# Conti CC101 v which Londinium



## 4085 (Nov 23, 2012)

@joey24dirt

It is well known that I have had a few Londiniums but always the original L1 model. I do not particularly like them or the company but there is not an awful lot out there that at first glance would seem any better. I fully accept that the current LR24 is ahead of the game but it also is veering markedly away from the traditional route. So, what really interests me is a technical comparison of say the L1 and this, and why you bought this Joey as opposed to going down the L1 route.

It is about time someone brought out some opposition that is good enough to take them on, so please do keep us fully up to speed, and no ooh aah its shiny crap either!


----------



## joey24dirt (Jan 28, 2017)

I liked the look of it mainly and how shiney it was 😄

In all seriousness I was initially looking for a pavoni, but then remembered they aren't ideal with little kids around. I put out some feelers and was offered this from Chris at Conti.

Unfortunately I have only used a Londinium once so I feel I can't really give a fair comparison between the two machines.

As for this CC101 though, as my first go at a big lever machine, I'm totally smitten. Its mains fed and I've got it hooked up to a BWT bestmax V that @hasi supplied. The espresso is tasting absolutely superb so far.

Heat up time around 30 mins. Steam power is immense. This is the 9 bar spring but I believe you can get a 6 bar too.

It's a big chunk of machine. Can't remember the exact size but it's available online.

Not sure what else to say other than mention the lever mech. That thing is worth its weight in gold. So cool to watch as it operates


----------



## MildredM (Feb 13, 2017)

joey24dirt said:


> the lever mech.


 Might need a vid of that in action (when you get time) 😁


----------



## 4085 (Nov 23, 2012)

That lever assembly looks interesting. Wonder why they choose that over a straightforward piston. Does it mean you need less grunt t pull it? hat group does it use? Did I read somewhere they have their own in-house one...and why choose a 9 bar spring over the smaller one matey


----------



## joey24dirt (Jan 28, 2017)

MildredM said:


> Might need a vid of that in action (when you get time) 😁


 Will do. I'll get my camera set up when I get chance next


----------



## joey24dirt (Jan 28, 2017)

dfk41 said:


> That lever assembly looks interesting. Wonder why they choose that over a straightforward piston. Does it mean you need less grunt t pull it? hat group does it use? Did I read somewhere they have their own in-house one...and why choose a 9 bar spring over the smaller one matey


 Still requires a decent pull, buy my guess is that's it's direction of movement offers more of a downwards pull rather then pulling out in a larger arc. That's my thoughts but who knows.

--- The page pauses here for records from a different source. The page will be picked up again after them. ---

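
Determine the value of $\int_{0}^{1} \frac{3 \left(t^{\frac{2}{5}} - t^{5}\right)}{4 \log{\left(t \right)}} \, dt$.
$\log{\left(\frac{\sqrt[4]{30} \cdot 7^{\frac{3}{4}}}{30} \right)}$

Replace the exponent $5$ by a parameter $a$: let $I(a) = \int_{0}^{1} \frac{3 \left(t^{\frac{2}{5}} - t^{a}\right)}{4 \log{\left(t \right)}} \, dt$.

Since $\dfrac{\partial}{\partial a}\,t^{a} = t^{a} \ln t$, the $\ln t$ in the denominator cancels and
$$\frac{dI}{da} = \int_{0}^{1} - \frac{3}{4} t^{a} \, dt = - \frac{3}{4} \left[\frac{t^{a+1}}{a+1}\right]_0^1 = - \frac{3}{4 a + 4}.$$

Integrating with respect to $a$ gives $I(a) = - \frac{3 \log{\left(a + 1 \right)}}{4} - \frac{3 \log{\left(5 \right)}}{4} + \frac{3 \log{\left(7 \right)}}{4} + C$.

At $a = \frac{2}{5}$ the integrand is identically $0$, so $I(\frac{2}{5}) = 0$. The closed form gives $0$, hence $C = 0$.

Setting $a = 5$:
$$I = \log{\left(\frac{\sqrt[4]{30} \cdot 7^{\frac{3}{4}}}{30} \right)}.$$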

As for the spring I just though I'd go for the standard to begin with and see how I got on. Maybe get the other one later down the road if I felt like I would benefit from it.

If you're ever passing down this way feel free to give me a shout and you can have a go.


----------



## 4085 (Nov 23, 2012)

Many thanks Joey.....thats definitely on at some point.......


----------



## coffeechap (Apr 5, 2012)

dfk41 said:


> That lever assembly looks interesting. Wonder why they choose that over a straightforward piston. Does it mean you need less grunt t pull it? hat group does it use? Did I read somewhere they have their own in-house one...and why choose a 9 bar spring over the smaller one matey


 Tante a look at the prestina Dave, this mechanism has been around for a long time. The prestina was built in the 70s and Conti have been making levers for a great deal longer so they know their onions. They even produced a beautiful small lever machine, which the cc101 certainly is not, called the duchesa their groups are all in house which is probably why they chose to use that group.


----------



## catpuccino (Jan 5, 2019)

coffeechap said:


> called the duchesa


 That's not a Prestina?


----------



## coffeechap (Apr 5, 2012)

catpuccino said:


> That's not a Prestina?


 Have look again the top picture is a stripped prestina the duchess had a different group


----------



## mathof (Mar 24, 2012)

dfk41 said:


> @joey24dirt
> 
> It is well known that I have had a few Londiniums but always the original L1 model. I do not particularly like them or the company but there is not an awful lot out there that at first glance would seem any better. I fully accept that the current LR24 is ahead of the game but it also is veering markedly away from the traditional route. So, what really interests me is a technical comparison of say the L1 and this, and why you bought this Joey as opposed to going down the L1 route.
> 
> It is about time someone brought out some opposition that is good enough to take them on, so please do keep us fully up to speed, and no ooh aah its shiny crap either!


 The Izzo Alex Leva is quite popular on Home-Barista. It certainly looks the business.


----------